Fig 3. LPS-stimulated HSCs increased proliferation and invasiveness of HepG2 cells.

(A) Proliferation assay was performed for assessing proliferation of HepG2 cells incubated by conditioning medium from LPS-stimulated or C16-treated LX-2 cells. Mean ± SEM of eight replicates. **P<0.05. (B) Scratch assay was performed for assessing proliferation of HepG2 cells incubated by conditioning medium from LPS-stimulated or C16-treated LX-2 cells. Scale bars represent 500 μm. Mean ± SEM of four replicates. **P<0.05. (C) Invasion assay was performed for assessing invasiveness of HepG2 was performed for assessing proliferation of HepG2 cells incubated by conditioning medium from LPS-stimulated or C16-treated LX-2 cells. Mean ± SEM of four replicates. **P<0.05.

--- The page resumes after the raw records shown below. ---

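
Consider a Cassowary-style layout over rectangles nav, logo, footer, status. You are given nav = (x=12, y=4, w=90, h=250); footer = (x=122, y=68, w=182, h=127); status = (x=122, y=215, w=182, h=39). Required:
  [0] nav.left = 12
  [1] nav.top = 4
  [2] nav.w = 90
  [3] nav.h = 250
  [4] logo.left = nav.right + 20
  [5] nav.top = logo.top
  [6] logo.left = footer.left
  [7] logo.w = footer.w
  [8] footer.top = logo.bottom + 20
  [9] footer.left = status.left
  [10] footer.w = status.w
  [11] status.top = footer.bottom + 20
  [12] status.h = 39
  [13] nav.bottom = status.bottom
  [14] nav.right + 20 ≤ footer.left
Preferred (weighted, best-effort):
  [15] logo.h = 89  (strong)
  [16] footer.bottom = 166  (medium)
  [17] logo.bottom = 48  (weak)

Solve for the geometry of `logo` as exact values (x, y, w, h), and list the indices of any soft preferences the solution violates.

logo = (x=122, y=4, w=182, h=44)
violated soft preferences: 15, 16

1. logo.x = 122  [logo.left = nav.right + 20]
2. logo.y = 4  [nav.top = logo.top]
3. logo.w = 182  [logo.w = footer.w]
4. logo.h = 44  [footer.top = logo.bottom + 20]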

Fig 4. Palmitic acid-stimulated HSCs demonstrated increased IL-1β expression and enhanced the proliferation of HepG2 cells.

(A) Protein expression of PKR and its phosphorylated form was determined by Western blotting. (B) Following stimulation of the LX-2 cells by palmitic acid, IL-1β mRNA levels were quantified by RT-PCR. Mean ± SEM of four replicates. **P<0.05. (C) The amount of IL-1β in LX-2 cells was measured by ELISA. Mean ± SEM of three replicates. **P<0.05. (D) Proliferation assay was performed for assessing proliferation of HepG2 cells incubated by conditioning medium from palmitic acid-stimulated or C16-treated LX-2 cells. Mean ± SEM of six replicates. **P<0.05. (E) Scratch assay was performed for assessing proliferation of HepG2 cells incubated by conditioning medium from palmitic acid-stimulated or C16-treated LX-2 cells. Scale bars represent 500 μm. Mean ± SEM of four replicates. **P<0.05.

Fig 5. Proposed model of interplay between hepatic stellate cells and hepatocellular carcinoma.

In nonalcoholic steatohepatitis cases, LPS and palmitic acid from the intestine stimulate HSCs and upregulate PKR expression. Upregulation of PKR increases IL-1β production via MAPK pathways. The secreted IL-1β enhances the progression of hepatocellular carcinoma.